O investigador de segurança Alexander Hanff, também conhecido como ThatPrivacyGuy, relatórios que Chrome vindo a instalar discretamente o Gemini Nano, o modelo de IA do Google integrado no dispositivo, como um ficheiro chamado weights.bin armazenado no OptGuideOnDeviceModel diretório dentro Chrome dos utilizadores. Este download de 4 GB ocorre automaticamente quando Chrome o seu dispositivo cumpre os requisitos de hardware. Não pede consentimento nem envia qualquer notificação — nem mesmo um daqueles banners irritantes sobre cookies que já aprendeu a fechar sem ler.
O modelo Gemini Nano alimenta funcionalidades como a assistência à composição de texto «Ajuda-me a escrever», a deteção de fraudes no próprio dispositivo e uma API de resumo que os sites podem invocar diretamente. Estas funcionalidades estão ativadas por predefinição em algumas Chrome recentes Chrome . E eis o mais surpreendente: se encontrar o ficheiro e o eliminar, Chrome volta a descarregá-lo.
Por que isso é importante
Comecemos pelo problema óbvio: um download de 4 GB não é algo insignificante para toda a gente. Se tiver a sorte de ter internet de fibra ilimitada, talvez nem repare nisso. Mas para os utilizadores com ligações limitadas, hotspots móveis ou em países em desenvolvimento onde os dados são caros, o Google acabou de lhes custar dinheiro a sério sem autorização. Para os utilizadores rurais ou aqueles com limites de largura de banda, este tipo de transferência silenciosa pode esgotar os limites mensais em poucos minutos.
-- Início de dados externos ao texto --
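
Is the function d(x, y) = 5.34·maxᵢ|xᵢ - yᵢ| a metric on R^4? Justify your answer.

Yes. The L∞ (Chebyshev) norm induces a metric on R^4, and multiplying a metric by a positive constant 5.34 > 0 preserves all four axioms: non-negativity (5.34·||x-y|| ≥ 0), identity (5.34·||x-y|| = 0 ⟺ ||x-y|| = 0 ⟺ x = y), symmetry (||x-y|| = ||y-x||), and the triangle inequality (5.34·||x-z|| ≤ 5.34·||x-y|| + 5.34·||y-z||). So d is a metric.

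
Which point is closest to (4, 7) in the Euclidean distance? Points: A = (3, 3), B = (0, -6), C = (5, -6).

Distances: d(A) ≈ 4.1231, d(B) ≈ 13.6015, d(C) ≈ 13.0384. Nearest: A = (3, 3) with distance 4.1231.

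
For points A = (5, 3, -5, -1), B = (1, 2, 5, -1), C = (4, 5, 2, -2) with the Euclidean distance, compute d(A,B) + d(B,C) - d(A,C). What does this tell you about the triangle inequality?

d(A,B) = √(4² + 1² + 10² + 0²) = √117 ≈ 10.8167, d(B,C) = √(3² + 3² + 3² + 1²) = √28 ≈ 5.2915, d(A,C) = √(1² + 2² + 7² + 1²) = √55 ≈ 7.4162.
d(A,B) + d(B,C) - d(A,C) = 10.8167 + 5.2915 - 7.4162 = 16.1082 - 7.4162 = 8.692 (to 4 decimal places). This is ≥ 0, so the triangle inequality holds for these points.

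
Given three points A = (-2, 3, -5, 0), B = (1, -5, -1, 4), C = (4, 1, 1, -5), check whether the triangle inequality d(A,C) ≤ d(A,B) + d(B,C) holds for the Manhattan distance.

d(A,B) = 3 + 8 + 4 + 4 = 19, d(B,C) = 3 + 6 + 2 + 9 = 20, d(A,C) = 6 + 2 + 6 + 5 = 19.
d(A,C) = 19 ≤ 19 + 20 = 39. Triangle inequality is satisfied.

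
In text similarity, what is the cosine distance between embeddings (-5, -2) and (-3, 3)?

With u = (-5, -2), v = (-3, 3):
u·v = (-5)·(-3) + (-2)·3 = 15 + (-6) = 9.
|u| = √((-5)² + (-2)²) = √29, |v| = √((-3)² + 3²) = √18, so |u||v| = √(29·18) = √522.
cos θ = (u·v)/(|u||v|) = 9/√522 ≈ 0.3939
Cosine distance = 1 - cos θ ≈ 1 - 0.3939 = 0.6061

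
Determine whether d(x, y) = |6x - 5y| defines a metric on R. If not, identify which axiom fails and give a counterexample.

No. d fails symmetry: d(1, 9) = |6·1 - 5·9| = |-39| = 39, but d(9, 1) = |6·9 - 5·1| = |49| = 49. Since 39 ≠ 49, d(x,y) ≠ d(y,x) in general.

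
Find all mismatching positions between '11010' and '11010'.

Differing positions: none. Hamming distance = 0.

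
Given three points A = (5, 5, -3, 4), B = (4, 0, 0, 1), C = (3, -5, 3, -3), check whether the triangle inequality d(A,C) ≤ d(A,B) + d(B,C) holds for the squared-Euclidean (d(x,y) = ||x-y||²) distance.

d(A,B) = 1² + 5² + 3² + 3² = 44, d(B,C) = 1² + 5² + 3² + 4² = 51, d(A,C) = 2² + 10² + 6² + 7² = 189.
d(A,C) = 189 > 44 + 51 = 95. Triangle inequality is VIOLATED. (Squared-Euclidean is not a metric — this is a counterexample.)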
Hanff centra-se na perspetiva ambiental. Ele calculou que, se este modelo fosse disponibilizado a apenas mil milhões Chrome (cerca de 30 % da base de utilizadores Chrome), só a distribuição consumiria 240 gigawatts-hora de energia e geraria 60 000 toneladas de CO₂ equivalente. Isto sem contar com a utilização efetiva do modelo, apenas com os downloads.
Mas, para nós, o aspeto mais preocupante é o padrão mais geral que isto representa. Há apenas algumas semanas, relatámos outra invasão não solicitada de IA nos nossos computadores pessoais, descoberta por Hanff. Ele documentou como a aplicação Claude Desktop da Anthropic instalava silenciosamente ficheiros de integração no navegador em vários navegadores Chromium, incluindo cinco navegadores que ele nem sequer tinha instalados. A integração reinstalava-se automaticamente se fosse removida, e tudo isto acontecia sem qualquer informação significativa ao utilizador.
Hanff argumenta que ambos os casos violam provavelmente a legislação da UE em matéria de privacidade, nomeadamente as regras da Diretiva sobre Privacidade Eletrónica relativas ao armazenamento de dados nos dispositivos dos utilizadores e os requisitos do RGPD em matéria de transparência e tratamento lícito. Embora estas alegações ainda não tenham sido apreciadas em tribunal, elas põem em evidência uma tensão fundamental: será que as empresas podem simplesmente instalar o que quiserem no seu computador, desde que afirmem que se trata de uma funcionalidade de uma aplicação que o utilizador instalou?
O Google poderá argumentar que ter uma IA no dispositivo oferece maior privacidade do que as alternativas baseadas na nuvem. O que, em geral, é verdade, mas não se aplica neste caso, uma vez que a funcionalidade de IA mais destacada Chrome— o botão «Modo IA» na barra de endereços — nem sequer utiliza o modelo local. De acordo com a análise de Hanff, as consultas são, de qualquer forma, encaminhadas para os servidores na nuvem do Google.
Em suma, os utilizadores veem um modelo de IA local de 4 GB e partem do princípio, com razão, de que os seus dados permanecem privados, quando, na realidade, a funcionalidade de IA mais visível envia tudo para os servidores do Google.
As empresas de tecnologia têm de deixar de considerar a instalação silenciosa como uma prática aceitável. Não vemos qualquer justificação válida para isso. O dispositivo é seu. O espaço de armazenamento é seu. A largura de banda é sua. E a conta de eletricidade é sua.
E a questão de pedir autorização? E quando o desinstalar, quero que desapareça de vez — sem reinstalação automática.
Quando é que os gigantes da tecnologia vão perceber que não queremos descobrir, só depois do facto, que os nossos dispositivos se tornaram alvos de implementação de funcionalidades que nunca pedimos?
Navegue como se ninguém estivesse a ver.